Select Committee on Environment, Food and Rural Affairs Written Evidence


Memorandum submitted by BASF (Z30)

1.  BASF INVOLVEMENT IN PESTICIDES

  BASF is the largest chemical manufacturer in the world with a portfolio which includes agricultural products, plastics, fine chemicals, nutritional products, and performance products for the automotive and construction industry. BASF also supplies crude oil and natural gas. In 2003 BASF had sales of approximately 33 billion euros worldwide with approximately 87,000 employees.

  Within the UK, the Agricultural Products Division employs 77 people with a head office at Cheadle in Cheshire. BASF is the current market leader in UK crop protection providing a range of well established, innovative products and services for use by farmers and their suppliers to increase crop yields and quality.

  BASF is a strong partner to the whole farming, feed, food and amenity sectors, including public health and rural/urban pest control. Our business ethos is one of "Sustainable Development".

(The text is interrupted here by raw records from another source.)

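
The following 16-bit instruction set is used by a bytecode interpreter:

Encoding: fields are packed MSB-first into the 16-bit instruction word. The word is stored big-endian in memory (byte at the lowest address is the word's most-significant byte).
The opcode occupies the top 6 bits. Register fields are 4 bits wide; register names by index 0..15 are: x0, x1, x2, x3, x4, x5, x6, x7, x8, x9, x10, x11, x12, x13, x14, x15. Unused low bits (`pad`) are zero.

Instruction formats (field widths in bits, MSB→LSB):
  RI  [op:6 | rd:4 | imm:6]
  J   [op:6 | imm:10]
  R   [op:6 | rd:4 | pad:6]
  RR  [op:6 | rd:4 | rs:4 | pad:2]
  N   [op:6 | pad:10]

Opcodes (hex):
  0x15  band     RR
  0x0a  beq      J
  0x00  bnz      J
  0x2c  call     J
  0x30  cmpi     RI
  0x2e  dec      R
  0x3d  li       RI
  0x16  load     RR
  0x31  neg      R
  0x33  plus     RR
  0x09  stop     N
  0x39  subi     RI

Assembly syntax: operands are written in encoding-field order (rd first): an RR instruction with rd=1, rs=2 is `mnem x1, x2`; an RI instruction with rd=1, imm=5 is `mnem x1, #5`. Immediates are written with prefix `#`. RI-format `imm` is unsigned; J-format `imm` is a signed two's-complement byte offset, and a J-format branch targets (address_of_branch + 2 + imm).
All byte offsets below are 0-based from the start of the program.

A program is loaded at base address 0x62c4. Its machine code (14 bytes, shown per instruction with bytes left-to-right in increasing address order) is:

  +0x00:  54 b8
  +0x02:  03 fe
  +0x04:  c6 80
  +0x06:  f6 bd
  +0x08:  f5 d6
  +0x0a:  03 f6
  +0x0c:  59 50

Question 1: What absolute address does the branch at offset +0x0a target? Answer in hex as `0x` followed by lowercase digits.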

2.  WHY A TAX WOULD NOT PRODUCE THE DESIRED ENVIRONMENTAL BENEFITS

  A levy per se offers little incentive to either the user or the on-farm adviser (to whom the farmer looks for guidance) to improve standards of operation. Merely reducing the volume of pesticides used is no guarantor of improved environmental benefits as even small quantities can be used irresponsibly. BASF believes it will prove more beneficial in the long run to raise the awareness of users and advisers into seeing the benefits of improving standards of operation, something which the Voluntary Initiative (VI) has been very successful in doing.

  The Danish tax system is sometimes quoted as being successful because pesticide usage declined after its introduction. However, this initial drop in volumes of pesticide recorded under this scheme was attributable to the coincidental introduction of new products which offered higher effectiveness at significantly lower dosages relative to the older previously used products. We can find no compelling evidence that this switch was due just to the tax; this process is just the normal way any market operates irrespective of tax. An example from the UK is control of cereal powdery mildew.

  In the 1960s the recommended treatment was 10kg per hectare of sulphur; this was replaced in the 1970s by 750g of fenpropimorph; the introduction of metrafenone from BASF last year means effective control can now be achieved with just 150g per hectare. This volume reduction has been achieved because of the substantial R&D investment by BASF, the attractiveness of the product to users, their desire to continually seek best practice plus training and informing the users and their advisers. This spirit of involvement and understanding is what the VI is catalysing in the environmental area.

3.  WHY THE VI IS A BETTER WAY FORWARD

  BASF believes that continuation of the principles and schemes initiated under the VI will ensure a sustainable change in farm practice which will in turn lead to a reduction in pesticide emissions to the environment. The VI water catchment project has shown that farmers want to be active in finding solutions, but that they are often hampered due to lack of support.

  Therefore the continuation of the VI with support from regulators in the form of economic incentives is the best way forward BASF believes.

  There has been a substantial uptake of VI initiatives into the various crop assurance schemes (eg NRoSO membership—National Register of Spray Operators—is now a requirement for the Assured Combinable Crop Scheme). This is therefore integrating VI suggestions into the marketplace, ensuring their continued adoption.

4.  BENEFITS AND COSTS TO BASF OF VI SUPPORT

  The activities and projects undertaken under the VI umbrella fit well with BASF's principles of "Sustainable Development".

  As such the VI is compatible with our strategy.

  In terms of costs BASF has taken a leading role in many of the projects initiated under the VI banner and committed considerable manpower resource to both these and others—a conservative estimate for the past 12 months for BASF personnel would be in the region of 300 man-days.

  Additionally all staff with customer advisory responsibility have undertaken the Biodiversity and Environmental Training for Advisers (BETA) programme and we have established our own Biodiversity project on a highly productive farm unit in Yorkshire to demonstrate how efficient food production and support for biodiversity can exist side by side. This site receives many groups of visitors each year.

SUMMARY AND CONCLUSIONS

  BASF supports the VI approach as we believe this is fundamentally raising awareness of environmental issues which will deliver a sustainable change in on-farm practice.

  Reductions in pesticide usage in isolation—through taxation—will not necessarily deliver environmental benefits. In any case, the market has seen substantial reduction in the amounts of active ingredient needed to control various target species—eg cereal mildew—through innovation without taxation and this trend is likely to continue.

  We have made a substantial commitment to help to ensure the success of the Voluntary Initiative, the principles of which are compatible with our own business approach.